What is the labor market for? The answer might seem obvious: to provide jobs. But in fact the labor market performs three crucial roles:
1) Allocating labor to capital in the interests of economic production
2) Boosting wellbeing through structured, socially-endorsed activities
3) Distributing national income through wages
By and large, the free labor market in most advanced economies has performed these functions well in the seventy years or so. Skills have been matched to capital, producing (over the long run) dramatic increases in economic output. Paid jobs have provided a social anchor for men (and now women), packaging purposeful work into manageable pieces. And until recently, wages have proved a successful mechanism for sharing the proceeds of growth.
This long record of success shapes almost every social and economic policy debate. To tackle poverty, we must get people into jobs. To lift economic productivity, we must boost skills. To reduce income inequality, we need to narrow the wage gap. And so on. In every case, and whether from the political left or right, the goal is to improve the labor market.
The labor market continues to work pretty well as an economic institution, matching labor to capital, for production. But it is no longer working so well as a social institution for distribution. Structural changes in the economy, in particular skills-biased technological change, mean that the wages of less-productive workers are dropping. At the same time, the share of national income going to labor rather than capital is dropping.
This decoupling of the economic and social functions of the labor market poses a stark policy challenge. Well-intentioned attempts to improve the social performance of the labor market – through higher minimum wages, profit-sharing schemes, training and education – may not be enough; a series of sticking leaky band-aids over a growing gaping wound.
This is why the idea of a universal basic income (UBI) is capturing the imagination and attention of policy intellectuals, across the globe and across the political spectrum. If the labor market is no longer going to cut it in terms of distribution, it might be time for more radical solutions. The Swiss are holding a referendum on the idea in June. In the UK, the Royal Society of Arts, Manufactures and Commerce is leading a major new project on a British UBI.

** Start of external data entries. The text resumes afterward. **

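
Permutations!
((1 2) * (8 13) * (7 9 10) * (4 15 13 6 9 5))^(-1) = (1 2)(4 5 7 10 9 6 8 13 15)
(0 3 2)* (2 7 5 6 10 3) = (0 2)(3 7 5 6 10) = [2, 1, 0, 7, 4, 6, 10, 5, 8, 9, 3]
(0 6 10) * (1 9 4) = (0 6 10)(1 9 4) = [6, 9, 2, 3, 1, 5, 10, 7, 8, 4, 0]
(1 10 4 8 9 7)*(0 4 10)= (10)(0 4 8 9 7 1)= [4, 0, 2, 3, 8, 5, 6, 1, 9, 7, 10]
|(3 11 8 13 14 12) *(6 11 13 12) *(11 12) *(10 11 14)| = |(3 13 10 11 8 14 6 12)| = 8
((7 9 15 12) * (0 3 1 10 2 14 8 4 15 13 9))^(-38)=((0 3 1 10 2 14 8 4 15 12 7)(9 13))^(-38)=(0 8 3 4 1 15 10 12 2 7 14)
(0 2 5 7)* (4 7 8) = (0 2 5 8 4 7) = [2, 1, 5, 3, 7, 8, 6, 0, 4]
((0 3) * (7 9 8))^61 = (0 3)(7 9 8)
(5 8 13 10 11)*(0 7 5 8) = [7, 1, 2, 3, 4, 0, 6, 5, 13, 9, 11, 8, 12, 10] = (0 7 5)(8 13 10 11)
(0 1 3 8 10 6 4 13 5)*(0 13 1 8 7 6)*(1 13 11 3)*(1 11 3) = (0 8 10)(1 11)(3 7 6 4 13 5) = [8, 11, 2, 7, 13, 3, 4, 6, 10, 9, 0, 1, 12, 5]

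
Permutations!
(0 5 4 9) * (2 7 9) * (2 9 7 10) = (0 5 4 9)(2 10) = [5, 1, 10, 3, 9, 4, 6, 7, 8, 0, 2]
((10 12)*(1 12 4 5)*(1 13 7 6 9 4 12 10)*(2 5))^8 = (1 12 10)(2 5 13 7 6 9 4)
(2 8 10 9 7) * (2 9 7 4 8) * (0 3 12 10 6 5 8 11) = (0 3 12 10 7 9 4 11)(5 8 6) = [3, 1, 2, 12, 11, 8, 5, 9, 6, 4, 7, 0, 10]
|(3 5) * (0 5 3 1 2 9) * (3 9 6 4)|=8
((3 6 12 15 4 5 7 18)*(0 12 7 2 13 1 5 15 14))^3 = ((0 12 14)(1 5 2 13)(3 6 7 18)(4 15))^3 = (1 13 2 5)(3 18 7 6)(4 15)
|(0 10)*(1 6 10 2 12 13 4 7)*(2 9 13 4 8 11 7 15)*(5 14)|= 36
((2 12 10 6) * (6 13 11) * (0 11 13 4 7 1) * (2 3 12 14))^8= ((0 11 6 3 12 10 4 7 1)(2 14))^8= (14)(0 1 7 4 10 12 3 6 11)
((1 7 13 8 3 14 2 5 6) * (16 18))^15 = ((1 7 13 8 3 14 2 5 6)(16 18))^15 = (1 2 8)(3 7 5)(6 14 13)(16 18)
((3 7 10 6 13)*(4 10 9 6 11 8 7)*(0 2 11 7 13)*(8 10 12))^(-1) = ((0 2 11 10 7 9 6)(3 4 12 8 13))^(-1) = (0 6 9 7 10 11 2)(3 13 8 12 4)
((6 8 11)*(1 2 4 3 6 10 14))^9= (14)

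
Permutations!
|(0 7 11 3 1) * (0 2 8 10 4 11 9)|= 21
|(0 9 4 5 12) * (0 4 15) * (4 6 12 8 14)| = 12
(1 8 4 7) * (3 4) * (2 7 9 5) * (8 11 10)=[0, 11, 7, 4, 9, 2, 6, 1, 3, 5, 8, 10]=(1 11 10 8 3 4 9 5 2 7)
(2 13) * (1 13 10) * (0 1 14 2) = (0 1 13)(2 10 14) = [1, 13, 10, 3, 4, 5, 6, 7, 8, 9, 14, 11, 12, 0, 2]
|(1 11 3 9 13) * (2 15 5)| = 15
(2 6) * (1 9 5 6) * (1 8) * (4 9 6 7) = (1 6 2 8)(4 9 5 7) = [0, 6, 8, 3, 9, 7, 2, 4, 1, 5]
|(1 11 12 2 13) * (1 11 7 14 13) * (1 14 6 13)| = |(1 7 6 13 11 12 2 14)| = 8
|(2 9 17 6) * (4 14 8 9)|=7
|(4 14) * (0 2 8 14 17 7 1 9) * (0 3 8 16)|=|(0 2 16)(1 9 3 8 14 4 17 7)|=24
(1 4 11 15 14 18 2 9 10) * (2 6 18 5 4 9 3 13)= (1 9 10)(2 3 13)(4 11 15 14 5)(6 18)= [0, 9, 3, 13, 11, 4, 18, 7, 8, 10, 1, 15, 12, 2, 5, 14, 16, 17, 6]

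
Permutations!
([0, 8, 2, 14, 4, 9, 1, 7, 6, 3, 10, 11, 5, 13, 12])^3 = [0, 1, 2, 5, 4, 14, 6, 7, 8, 12, 10, 11, 3, 13, 9]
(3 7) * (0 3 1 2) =(0 3 7 1 2) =[3, 2, 0, 7, 4, 5, 6, 1]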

As Michael Howard, coordinator of the U.S. Basic Income Guarantee Network, told Newsweek magazine: “We may find ourselves going into the future with fewer jobs for everybody. So as a society, we need to think about partially decoupling income from employment.
The idea is now gaining traction among U.S. libertarians from the Cato Institute, led by Matt Zwolinski, social conservatives like Charles Murray from the American Enterprise Institute, and left-wingers like Matt Bruenig and Elizabeth Stoker. This June, the former President of the SEIU union, Andy Stern, is publishing a book, Raising the Floor, arguing for a UBI. After five years of study and conversations, Stern has decided that “this time is different”. The problems in the labor market are not fleeting symptoms but tectonic shifts. Stern will argue that the answer for American families is “an old idea whose time has come—a universal basic income.

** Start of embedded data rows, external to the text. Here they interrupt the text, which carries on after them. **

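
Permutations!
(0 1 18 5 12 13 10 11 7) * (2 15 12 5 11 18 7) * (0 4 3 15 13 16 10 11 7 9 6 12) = (0 1 9 6 12 16 10 18 7 4 3 15)(2 13 11) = [1, 9, 13, 15, 3, 5, 12, 4, 8, 6, 18, 2, 16, 11, 14, 0, 10, 17, 7]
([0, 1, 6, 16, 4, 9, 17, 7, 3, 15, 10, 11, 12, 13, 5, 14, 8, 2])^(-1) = [0, 1, 17, 8, 4, 14, 2, 7, 16, 5, 10, 11, 12, 13, 15, 9, 3, 6]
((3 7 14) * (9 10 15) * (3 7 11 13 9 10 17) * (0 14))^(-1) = (0 7 14)(3 17 9 13 11)(10 15)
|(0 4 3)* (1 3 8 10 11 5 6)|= 9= |(0 4 8 10 11 5 6 1 3)|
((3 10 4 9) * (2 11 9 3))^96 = ((2 11 9)(3 10 4))^96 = (11)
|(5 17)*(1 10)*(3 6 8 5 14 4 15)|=8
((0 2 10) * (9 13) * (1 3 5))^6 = (13)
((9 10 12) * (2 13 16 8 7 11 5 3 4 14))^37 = (2 3 7 13 4 11 16 14 5 8)(9 10 12)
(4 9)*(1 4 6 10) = (1 4 9 6 10) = [0, 4, 2, 3, 9, 5, 10, 7, 8, 6, 1]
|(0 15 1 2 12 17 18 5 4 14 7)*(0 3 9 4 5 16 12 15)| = 60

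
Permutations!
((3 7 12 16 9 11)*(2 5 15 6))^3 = (2 6 15 5)(3 16)(7 9)(11 12)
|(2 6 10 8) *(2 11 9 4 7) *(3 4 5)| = 10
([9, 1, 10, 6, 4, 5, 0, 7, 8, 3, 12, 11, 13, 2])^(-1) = (0 6 3 9)(2 13 12 10)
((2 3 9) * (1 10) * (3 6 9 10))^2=((1 3 10)(2 6 9))^2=(1 10 3)(2 9 6)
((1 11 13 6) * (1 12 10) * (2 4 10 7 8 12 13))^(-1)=(1 10 4 2 11)(6 13)(7 12 8)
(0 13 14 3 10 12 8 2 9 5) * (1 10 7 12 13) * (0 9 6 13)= (0 1 10)(2 6 13 14 3 7 12 8)(5 9)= [1, 10, 6, 7, 4, 9, 13, 12, 2, 5, 0, 11, 8, 14, 3]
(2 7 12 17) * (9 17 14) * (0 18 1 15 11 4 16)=[18, 15, 7, 3, 16, 5, 6, 12, 8, 17, 10, 4, 14, 13, 9, 11, 0, 2, 1]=(0 18 1 15 11 4 16)(2 7 12 14 9 17)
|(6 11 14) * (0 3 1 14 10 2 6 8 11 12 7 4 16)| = 13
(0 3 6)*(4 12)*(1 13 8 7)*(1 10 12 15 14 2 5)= (0 3 6)(1 13 8 7 10 12 4 15 14 2 5)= [3, 13, 5, 6, 15, 1, 0, 10, 7, 9, 12, 11, 4, 8, 2, 14]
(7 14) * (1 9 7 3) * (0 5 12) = (0 5 12)(1 9 7 14 3) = [5, 9, 2, 1, 4, 12, 6, 14, 8, 7, 10, 11, 0, 13, 3]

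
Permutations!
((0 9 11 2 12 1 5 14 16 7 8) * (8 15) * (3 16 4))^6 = (0 5 15 12 16 11 4)(1 7 2 3 9 14 8)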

It is an old idea, too. Friederich Hayek endorsed it. Milton Friedman advocated a version in the form of a “negative income tax.” Nixon’s modest 1970 version, a $1,600-a-month Family Assistance Plan, died because of political disagreements over work requirements. In the UK, the Labour Party’s Social Justice Commission (which I served) considered it in 1994. It was rejected then for the usual combination of economic and political reasons: the cost would mean high tax rates on ordinary wages, creating strong disincentives to work; and there was no chance the electorate would buy it anyway.

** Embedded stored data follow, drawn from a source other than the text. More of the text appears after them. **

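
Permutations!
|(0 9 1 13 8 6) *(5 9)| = |(0 5 9 1 13 8 6)| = 7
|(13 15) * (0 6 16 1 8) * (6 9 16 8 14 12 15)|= 10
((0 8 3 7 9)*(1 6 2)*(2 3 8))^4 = (0 3 2 7 1 9 6)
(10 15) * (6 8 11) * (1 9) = [0, 9, 2, 3, 4, 5, 8, 7, 11, 1, 15, 6, 12, 13, 14, 10] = (1 9)(6 8 11)(10 15)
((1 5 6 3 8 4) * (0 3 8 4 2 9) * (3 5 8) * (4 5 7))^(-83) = ((0 7 4 1 8 2 9)(3 5 6))^(-83) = (0 7 4 1 8 2 9)(3 5 6)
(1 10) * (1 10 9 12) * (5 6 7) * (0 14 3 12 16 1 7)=(0 14 3 12 7 5 6)(1 9 16)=[14, 9, 2, 12, 4, 6, 0, 5, 8, 16, 10, 11, 7, 13, 3, 15, 1]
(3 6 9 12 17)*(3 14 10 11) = (3 6 9 12 17 14 10 11) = [0, 1, 2, 6, 4, 5, 9, 7, 8, 12, 11, 3, 17, 13, 10, 15, 16, 14]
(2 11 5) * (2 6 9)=(2 11 5 6 9)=[0, 1, 11, 3, 4, 6, 9, 7, 8, 2, 10, 5]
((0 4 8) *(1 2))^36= (8)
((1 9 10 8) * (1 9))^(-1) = (8 10 9) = ((8 9 10))^(-1)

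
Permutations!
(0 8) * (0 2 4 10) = [8, 1, 4, 3, 10, 5, 6, 7, 2, 9, 0] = (0 8 2 4 10)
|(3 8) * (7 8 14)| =4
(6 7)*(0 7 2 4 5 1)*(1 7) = (0 1)(2 4 5 7 6) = [1, 0, 4, 3, 5, 7, 2, 6]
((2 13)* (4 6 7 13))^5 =((2 4 6 7 13))^5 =(13)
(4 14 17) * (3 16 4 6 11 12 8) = (3 16 4 14 17 6 11 12 8) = [0, 1, 2, 16, 14, 5, 11, 7, 3, 9, 10, 12, 8, 13, 17, 15, 4, 6]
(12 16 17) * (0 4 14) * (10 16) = (0 4 14)(10 16 17 12) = [4, 1, 2, 3, 14, 5, 6, 7, 8, 9, 16, 11, 10, 13, 0, 15, 17, 12]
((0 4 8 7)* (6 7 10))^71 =(0 7 6 10 8 4) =((0 4 8 10 6 7))^71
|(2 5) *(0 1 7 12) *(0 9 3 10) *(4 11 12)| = 18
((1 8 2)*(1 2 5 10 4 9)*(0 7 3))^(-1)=((0 7 3)(1 8 5 10 4 9))^(-1)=(0 3 7)(1 9 4 10 5 8)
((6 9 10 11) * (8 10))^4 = ((6 9 8 10 11))^4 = (6 11 10 8 9)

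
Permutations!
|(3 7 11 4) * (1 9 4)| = 6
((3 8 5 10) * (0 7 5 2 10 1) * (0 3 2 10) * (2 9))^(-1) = (0 2 9 10 8 3 1 5 7)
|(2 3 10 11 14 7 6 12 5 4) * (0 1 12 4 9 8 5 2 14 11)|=|(0 1 12 2 3 10)(4 14 7 6)(5 9 8)|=12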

But that was then, and this is now. The rise in income inequality, driven in part by the widening wage gap, means that more of the cost of the UBI could be funded by higher-earners, diluting disincentive effects lower down. In fact, many UBI proponents believe it could actually improve work incentives, by removing the need to remove means-tested payments as wages increase. The RSA’s plan for a British UBI would transform the pattern of marginal tax rates , for instance:
Similar effects will be seen in other nations that rely heavily on means-tested benefits and tax credits to boost low incomes. So, the economics of a basic income likely make more sense today. What about the politics? Especially in America, where the Protestant work ethic came to live? Right now, a basic income would represent a huge leap away from the existing American social contract. But the political mood is shifting in unpredictable ways. What the supporters of both Sanders and Trump share is a sense that things are badly broken down. Radical ideas are all the rage.
A basic income is moving in from the margins. I don’t think we can – or should – rule out the possibility that it will enter the mainstream.